This function imports analysis results from CSV files in long table format, where each row represents a unique observation of a feature-value pair for an analysis (sample), along with associated feature variables and other metadata. See "Details" below for more information on using this function.
Usage
import_data_csv_long(
data = NULL,
path,
import_metadata = TRUE,
column_mapping = NULL,
na_strings = "NA",
warn_unrecognized_columns = TRUE,
silent = FALSE
)
Arguments
- data
A
MidarExperiment
object to which the imported data will be added.- path
A single file path, multiple file paths, or a directory path. If a directory is provided, all
*.csv
files within will be imported.- import_metadata
Logical indicating whether to import additional metadata columns (e.g., batch ID, sample type) into the
MidarExperiment
object. Supported metadata column names include"qc_type"
,"batch_id"
,"is_quantifier"
,"is_istd"
, and"analysis_order"
.- column_mapping
A named character vector mapping internal column names to CSV column names. Should include keys such as
"analysis_id"
,"feature_id"
, and feature variable names. IfNULL
(default), the function attempts automatic detection.- na_strings
Character vector of strings to interpret as missing values (
NA
). Blank fields are always treated as missing.- warn_unrecognized_columns
Logical indicating whether to issue a warning when unknown columns are encountered in the dataset.
- silent
Logical indicating whether to suppress most notifications and messages.
Details
When no column mapping is provided via the column_mapping
argument, the
function will automatically detect and import columns with the following
names:
CSV Column Name | MiDAR Internal Name | Required |
analysis_id | analysis_id | Yes |
feature_id | feature_id | Yes |
qc_type | qc_type | No |
sample_id | sample_id | No |
batch_id | batch_id | No |
istd_feature_id | istd_feature_id | No |
feature_class | feature_class | No |
analyte_id | analyte_id | No |
precursor_mz | method_precursor_mz | No |
product_mz | method_product_mz | No |
area | feature_area | No |
height | feature_height | No |
intensity | feature_intensity | No |
rt | feature_rt | No |
fwhm | feature_fwhm | No |
width | feature_width | No |
Detection of these columns is case-insensitive. Additionally, if feature
variable columns use the internal naming convention with prefixes
"feature_" or "method_" (e.g. feature_area
instead of area
), the
function will detect and import them automatically.

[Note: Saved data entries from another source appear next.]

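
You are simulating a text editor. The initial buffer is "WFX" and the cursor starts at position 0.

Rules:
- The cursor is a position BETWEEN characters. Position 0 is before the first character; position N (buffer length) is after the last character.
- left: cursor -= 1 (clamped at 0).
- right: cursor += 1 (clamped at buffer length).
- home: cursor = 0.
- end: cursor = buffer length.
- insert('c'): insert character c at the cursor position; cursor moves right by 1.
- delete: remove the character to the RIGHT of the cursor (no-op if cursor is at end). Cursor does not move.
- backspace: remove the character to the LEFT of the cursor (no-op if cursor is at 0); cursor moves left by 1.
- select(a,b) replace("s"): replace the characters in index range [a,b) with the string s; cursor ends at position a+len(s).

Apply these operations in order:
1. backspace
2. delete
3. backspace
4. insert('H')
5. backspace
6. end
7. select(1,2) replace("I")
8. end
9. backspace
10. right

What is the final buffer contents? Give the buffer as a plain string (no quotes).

After op 1 (backspace): buf='WFX' cursor=0
After op 2 (delete): buf='FX' cursor=0
After op 3 (backspace): buf='FX' cursor=0
After op 4 (insert('H')): buf='HFX' cursor=1
After op 5 (backspace): buf='FX' cursor=0
After op 6 (end): buf='FX' cursor=2
After op 7 (select(1,2) replace("I")): buf='FI' cursor=2
After op 8 (end): buf='FI' cursor=2
After op 9 (backspace): buf='F' cursor=1
After op 10 (right): buf='F' cursor=1

Answer: F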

To import data with different column names, provide a named vector mapping
CSV column names to the internal column names used by MidarExperiment
.
The mapping should be in the format:
c("analysis_id" = "[CSV column name for analysis]", "feature_id" = "[CSV column name for feature]", ...)
, where the right-hand side refers to the
exact column name in the CSV file header. Columns matching internal names
do not require mapping and will be imported automatically. The mapping is
case-insensitive.
Note that the dataset must contain an analysis identifier, either as an
analysis_id
column or via a mapped column.
The function processes all CSV files in the specified directory or the given file(s), combining them into a single dataset. This supports datasets split across multiple files during preprocessing. Each feature and raw data file pair should appear only once to avoid duplication.
The na_strings
parameter allows specifying character strings that should
be interpreted as NA
, ensuring proper handling of missing values.
Examples
file_path <- system.file("extdata", "plain_long_dataset.csv", package = "midar")
mexp <- MidarExperiment()
# Define the column mapping; right side is the CSV column name
col_map <- c(
"analysis_id" = "raw_data_filename",
"qc_type" = "qc_type",
"feature_id" = "feature_id",
"feature_class" = "feature_class",
"istd_feature_id" = "istd_feature_id",
"feature_rt" = "rt",
"feature_area" = "area"
)
mexp <- import_data_csv_long(
data = mexp,
path = file_path,
column_mapping = col_map,
import_metadata = TRUE
)
#> ! Following unrecognized columns present in the data and were ignored: "internal_standard", "time_stamp", "batch", "sample_type", "precursor_mz", "product_mz", "collision_energy", "polarity", "rt_apex", "area_normalized", "concentration", "height", "fwhm", "rt_int_start", and "rt_int_end".
#> ! Use argument `column_mapping` to define column mapping.
#> ✔ Imported 3 analyses with 4 features
#> ℹ `feature_area` selected as default feature intensity. Modify with `set_intensity_var()`.
#> ✔ Analysis metadata associated with 3 analyses.
#> ✔ Feature metadata associated with 4 features.
#> ℹ Analysis order was based on `analysis_order` column of imported data. Use `set_analysis_order` to change the order.
print(mexp)
#>
#> ── MidarExperiment ─────────────────────────────────────────────────────────────
#> Title:
#>
#> Processing status: Annotated raw AREA values
#>
#> ── Annotated Raw Data ──
#>
#> • Analyses: 3
#> • Features: 4
#> • Raw signal used for processing: `feature_area`
#>
#> ── Metadata ──
#>
#> • Analyses/samples: ✔
#> • Features/analytes: ✔
#> • Internal standards: ✖
#> • Response curves: ✖
#> • Calibrants/QC concentrations: ✖
#> • Study samples: ✖
#>
#> ── Processing Status ──
#>
#> • Isotope corrected: ✖
#> • ISTD normalized: ✖
#> • ISTD quantitated: ✖
#> • Drift corrected variables: ✖
#> • Batch corrected variables: ✖
#> • Feature filtering applied: ✖
#>
#> ── Exclusion of Analyses and Features ──
#>
#> • Analyses manually excluded (`analysis_id`): ✖
#> • Features manually excluded (`feature_id`): ✖